La necesidad de contar con Alemania para defender Europa y de controlar su economía integrándola con la de los demás países europeos dio origen a la CECA como organización subsidiaria de la CED. Pero, desaparecida ésta y con Alemania en la OTAN, la CECA pareció no tener ya sentido. Sin embargo, su éxito económico fue enorme. Jean Monnet, al que nunca se le agotaban las ideas, sugirió ir incorporando sectores económicos al mercado único ya creado para el carbón y el acero. Propuso que el primero en ser añadido fuera el de la energía nuclear. Su proyecto siguió adelante. Pero otro visionario, Paul-Henri Spaak, ministro de Exteriores belga, creyó que sería mejor alcanzar una integración global, que afectara a todos los sectores de la Economía. Los seis países que firmaron la CECA comenzaron las negociaciones. La más reticente fue Francia, que deseaba proteger a sus agricultores, para lo que hubo que acordar severas normas que obstaculizaran la importación de productos agrícolas. No sólo, sino que también temía que los altísimos costes sociales que padecían sus empresarios lastraran por falta de competitividad sus productos dentro del mercado único que estaba a punto de crearse. Los demás miembros se comprometieron a elevar la protección social en sus respectivos países para que sus empresarios tuvieran costes similares a los franceses.

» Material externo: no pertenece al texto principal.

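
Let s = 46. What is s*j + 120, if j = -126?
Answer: -5676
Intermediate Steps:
s*j + 120 = 46*(-126) + 120 = -5796 + 120 = -5676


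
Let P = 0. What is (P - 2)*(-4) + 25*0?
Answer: 8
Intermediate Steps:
(P - 2)*(-4) + 25*0 = (0 - 2)*(-4) + 25*0 = -2*(-4) + 0 = 8 + 0 = 8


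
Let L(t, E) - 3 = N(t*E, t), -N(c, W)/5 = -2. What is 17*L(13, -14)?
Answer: 221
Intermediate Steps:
N(c, W) = 10 (N(c, W) = -5*(-2) = 10)
L(t, E) = 13 (L(t, E) = 3 + 10 = 13)
17*L(13, -14) = 17*13 = 221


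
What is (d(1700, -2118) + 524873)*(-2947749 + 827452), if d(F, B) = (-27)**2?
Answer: -1114432343794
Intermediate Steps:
d(F, B) = 729
(d(1700, -2118) + 524873)*(-2947749 + 827452) = (729 + 524873)*(-2947749 + 827452) = 525602*(-2120297) = -1114432343794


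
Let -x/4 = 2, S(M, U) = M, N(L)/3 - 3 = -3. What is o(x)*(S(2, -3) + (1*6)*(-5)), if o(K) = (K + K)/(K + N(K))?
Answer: -56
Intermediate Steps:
N(L) = 0 (N(L) = 9 + 3*(-3) = 9 - 9 = 0)
x = -8 (x = -4*2 = -8)
o(K) = 2 (o(K) = (K + K)/(K + 0) = (2*K)/K = 2)
o(x)*(S(2, -3) + (1*6)*(-5)) = 2*(2 + (1*6)*(-5)) = 2*(2 + 6*(-5)) = 2*(2 - 30) = 2*(-28) = -56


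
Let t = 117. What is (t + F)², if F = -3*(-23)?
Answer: 34596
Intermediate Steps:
F = 69
(t + F)² = (117 + 69)² = 186² = 34596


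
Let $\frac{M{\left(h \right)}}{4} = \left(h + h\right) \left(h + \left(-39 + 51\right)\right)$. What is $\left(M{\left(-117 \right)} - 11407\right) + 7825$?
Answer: $94698$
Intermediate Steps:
$M{\left(h \right)} = 8 h \left(12 + h\right)$ ($M{\left(h \right)} = 4 \left(h + h\right) \left(h + \left(-39 + 51\right)\right) = 4 \cdot 2 h \left(h + 12\right) = 4 \cdot 2 h \left(12 + h\right) = 8 h \left(12 + h\right)$)
$\left(M{\left(-117 \right)} - 11407\right) + 7825 = \left(8 \left(-117\right) \left(12 - 117\right) - 11407\right) + 7825 = \left(8 \left(-117\right) \left(-105\right) - 11407\right) + 7825 = \left(98280 - 11407\right) + 7825 = 86873 + 7825 = 94698$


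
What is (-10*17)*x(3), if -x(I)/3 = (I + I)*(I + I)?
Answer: 18360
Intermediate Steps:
x(I) = -12*I² (x(I) = -3*(I + I)*(I + I) = -3*2*I*2*I = -12*I²)
(-10*17)*x(3) = (-10*17)*(-12*3²) = -(-2040)*9 = -170*(-108) = 18360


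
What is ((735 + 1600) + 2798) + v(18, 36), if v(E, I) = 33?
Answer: 5166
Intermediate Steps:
((735 + 1600) + 2798) + v(18, 36) = ((735 + 1600) + 2798) + 33 = (2335 + 2798) + 33 = 5133 + 33 = 5166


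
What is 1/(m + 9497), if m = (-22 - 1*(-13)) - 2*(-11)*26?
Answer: 1/10060 ≈ 9.9404e-5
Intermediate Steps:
m = 563 (m = (-22 + 13) + 22*26 = -9 + 572 = 563)
1/(m + 9497) = 1/(563 + 9497) = 1/10060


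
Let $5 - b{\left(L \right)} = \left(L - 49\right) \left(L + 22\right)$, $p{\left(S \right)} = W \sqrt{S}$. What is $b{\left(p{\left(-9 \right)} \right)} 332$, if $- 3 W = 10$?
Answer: $392756 - 89640 i \approx 3.9276 \cdot 10^{5} - 89640.0 i$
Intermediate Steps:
$W = - \frac{10}{3}$ ($W = \left(- \frac{1}{3}\right) 10 = - \frac{10}{3} \approx -3.3333$)
$p{\left(S \right)} = - \frac{10 \sqrt{S}}{3}$
$b{\left(L \right)} = 5 - \left(-49 + L\right) \left(22 + L\right)$ ($b{\left(L \right)} = 5 - \left(L - 49\right) \left(L + 22\right) = 5 - \left(-49 + L\right) \left(22 + L\right)$)
$b{\left(p{\left(-9 \right)} \right)} 332 = \left(1083 - \left(- \frac{10 \sqrt{-9}}{3}\right)^{2} + 27 \left(- \frac{10 \sqrt{-9}}{3}\right)\right) 332 = \left(1083 - \left(- \frac{10 \cdot 3 i}{3}\right)^{2} + 27 \left(- \frac{10 \cdot 3 i}{3}\right)\right) 332 = \left(1083 - \left(- 10 i\right)^{2} + 27 \left(- 10 i\right)\right) 332 = \left(1083 - -100 - 270 i\right) 332 = \left(1083 + 100 - 270 i\right) 332 = \left(1183 - 270 i\right) 332 = 392756 - 89640 i$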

Finalmente, Francia y Bélgica exigieron un trato privilegiado a sus antiguas colonias, con las que tenían asumidos importantes compromisos. Los alemanes protestaron porque no creían que la nueva organización tuviera que financiar el dominio que Francia quería seguir ejerciendo sobre África, pero finalmente aceptó, habida cuenta de los grandes beneficios que para ella significaba integrarse como miembro de pleno derecho en una organización así. Finalmente, el 25 de marzo de 1957, se firmó el tratado de Roma por el que nacieron el proyecto de Monnet, la Comunidad Europea de la Energía Atómica (EURATOM), y la Comunidad Económica Europea. Nacieron para crear un espacio de libre tráfico de bienes, servicios y trabajo, pero su origen se encuentra en la necesidad de cumplir una de las tres funciones que el primer secretario general de la OTAN, Lord Ismay, atribuyó a la organización. No sólo había que mantener a los rusos out y a los norteamericanos in. También había que mantener a los alemanes, down, militarmente, se entiende. Y con ese objetivo nacieron las organizaciones que, con desigual suerte, fueron precursoras de la UE. Hoy todo parece seguir igual. Alemania se hace rica a cambio de no tener un ejército con el que amenazar a los demás. Francia sigue protegiendo sus productos agrícolas, su modelo de Estado de bienestar y sus ambiciones africanas. Y Gran Bretaña antepone su relación especial con Estados Unidos y el comercio con sus antiguas colonias a su integración en Europa. Setenta años no es nada.